De olhos fechados

De olhos fechados

Somente o beijo cego

Sente a boca como é

Amei ao limiar da loucura

Catando dejetos

como tesouro

O engano é a matéria-prima

da juventude

Mas nos persegue

a vida inteira

De olhos fechados,

me entreguei

Cego à luz,

fui só instinto

Tomado por sentimento

A lógica

não fazia sentido

Tudo que sabia

Era o que sentia

Insano viver sonhando...

Mas, sem sonho, que me resta?

De humano, de vivo?

De sonhos em sonhos

Que se desfazem sucessivamente

Com sempre novos

Eternos amores

Com sempre novos

Brilhantes caminhos

Nos renovando,

Envelhecemos

Então, não queremos

Mais despertar

Serei feliz um dia?

Já fui!

Fui feliz alguns dias

Algumas vezes

Alguns momentos

Serei novamente

Hei de amar novamente

E novamente me enganarei

Não há como ser feliz

Sem sonho e engano

Ser feliz é isolar a alegria

Cortando os fios da memória

Que nos prendem ao passado

Enchendo o futuro com êxtase

Esticando o instante indefinidamente

Vivi e morri de amores...

São tantas as almas que habitam

Dentro de mim!

E, imortalizados,

Inúmeros esquecimentos

No momento

Nem sei bem quem sou

Só assim logro

seguir vivendo

Quando choro,

fecho meus olhos

E sinto tua boca

novamente

Um outro momento feliz!

Esqueço a perdi

Mas lembro de tê-la

Ah, lembro!
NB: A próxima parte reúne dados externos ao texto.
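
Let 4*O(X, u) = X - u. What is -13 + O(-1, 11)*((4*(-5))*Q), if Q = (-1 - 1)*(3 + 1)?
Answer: -493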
E relembro...

Só assim

De olhos fechados

Encontro quem sou

Quem fui e serei

E todos se fundem

num só

Só assim

De olhos fechados

Fujo das sombras

Que toda luz gera

Só assim

Vivendo a quimera

De teres me amado

Só assim

De olhos fechados

Me escondo de mim

Enfim

Está tudo acabado

E renasce... de novo

Se não fui

Não fui por um triz

Tantos fui que

Perdi a matriz

De quem sou

Do que fiz

Só não fui

Quem eu quis

Enquanto eu choro

Outro me diz

Quem já foi um dia

Há de ser sempre

Feliz

(Djalma Silveira)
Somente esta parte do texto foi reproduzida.